Lectures on Nongeometric Flux Compactifications
Brian Wecht
TL;DR
The notes argue that nongeometric fluxes, generated by T-duality from familiar NS-NS flux backgrounds, are essential components of string compactifications. They develop a duality-invariant superpotential that incorporates geometric and nongeometric fluxes, enabling stabilization of all moduli in a broad class of backgrounds, and they connect these four-dimensional theories to worldsheet descriptions via asymmetric orbifolds and Hull's doubled torus. The work highlights the H→f→Q→R flux chain, the associated Bianchi-like constraints, and the challenges and prospects of fully embedding such backgrounds in string theory. It emphasizes that understanding nongeometric fluxes—especially the mysterious R flux—and extending these ideas beyond toroidal cases are important directions for future research.
Abstract
These notes present a pedagogical review of nongeometric flux compactifications.

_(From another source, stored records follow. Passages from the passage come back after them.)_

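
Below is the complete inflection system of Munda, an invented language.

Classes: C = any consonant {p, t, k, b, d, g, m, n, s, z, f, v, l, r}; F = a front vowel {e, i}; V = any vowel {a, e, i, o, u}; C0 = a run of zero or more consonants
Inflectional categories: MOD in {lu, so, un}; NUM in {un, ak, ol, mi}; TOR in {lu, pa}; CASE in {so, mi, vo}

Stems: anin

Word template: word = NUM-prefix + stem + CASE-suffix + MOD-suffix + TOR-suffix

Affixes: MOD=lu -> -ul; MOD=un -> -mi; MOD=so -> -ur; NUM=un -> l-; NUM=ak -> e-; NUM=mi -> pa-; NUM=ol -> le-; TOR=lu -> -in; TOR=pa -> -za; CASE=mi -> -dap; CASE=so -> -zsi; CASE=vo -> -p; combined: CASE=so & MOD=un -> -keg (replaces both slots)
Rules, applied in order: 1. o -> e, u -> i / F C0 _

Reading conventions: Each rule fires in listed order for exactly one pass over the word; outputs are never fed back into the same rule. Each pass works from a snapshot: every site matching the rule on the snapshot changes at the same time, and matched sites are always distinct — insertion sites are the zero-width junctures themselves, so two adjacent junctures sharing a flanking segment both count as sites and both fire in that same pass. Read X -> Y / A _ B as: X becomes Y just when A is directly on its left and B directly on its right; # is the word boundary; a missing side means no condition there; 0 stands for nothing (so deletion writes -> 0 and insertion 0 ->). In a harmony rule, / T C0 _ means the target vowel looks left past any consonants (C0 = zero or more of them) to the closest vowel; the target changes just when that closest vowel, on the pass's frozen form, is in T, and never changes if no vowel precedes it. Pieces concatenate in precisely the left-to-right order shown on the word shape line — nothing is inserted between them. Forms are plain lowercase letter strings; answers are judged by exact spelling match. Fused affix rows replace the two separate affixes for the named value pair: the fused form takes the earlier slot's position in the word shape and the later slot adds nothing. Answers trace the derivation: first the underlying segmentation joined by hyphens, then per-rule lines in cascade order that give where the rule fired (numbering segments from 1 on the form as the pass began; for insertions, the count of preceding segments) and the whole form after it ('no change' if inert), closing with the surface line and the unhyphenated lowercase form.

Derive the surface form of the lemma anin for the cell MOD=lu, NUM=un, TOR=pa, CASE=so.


underlying: l-anin-zsi-ul-za
1. o -> e, u -> i / F C0 _: fires at position(s) 9: laninzsiilza
surface: laninzsiilza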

We begin by reviewing well-known geometric flux compactifications in Type II string theory, and argue that one must include nongeometric "fluxes" in order to have a superpotential which is invariant under T-duality. Additionally, we discuss some elementary aspects of the worldsheet description of nongeometric backgrounds. This review is based on lectures given at the 2007 RTN Winter School at CERN.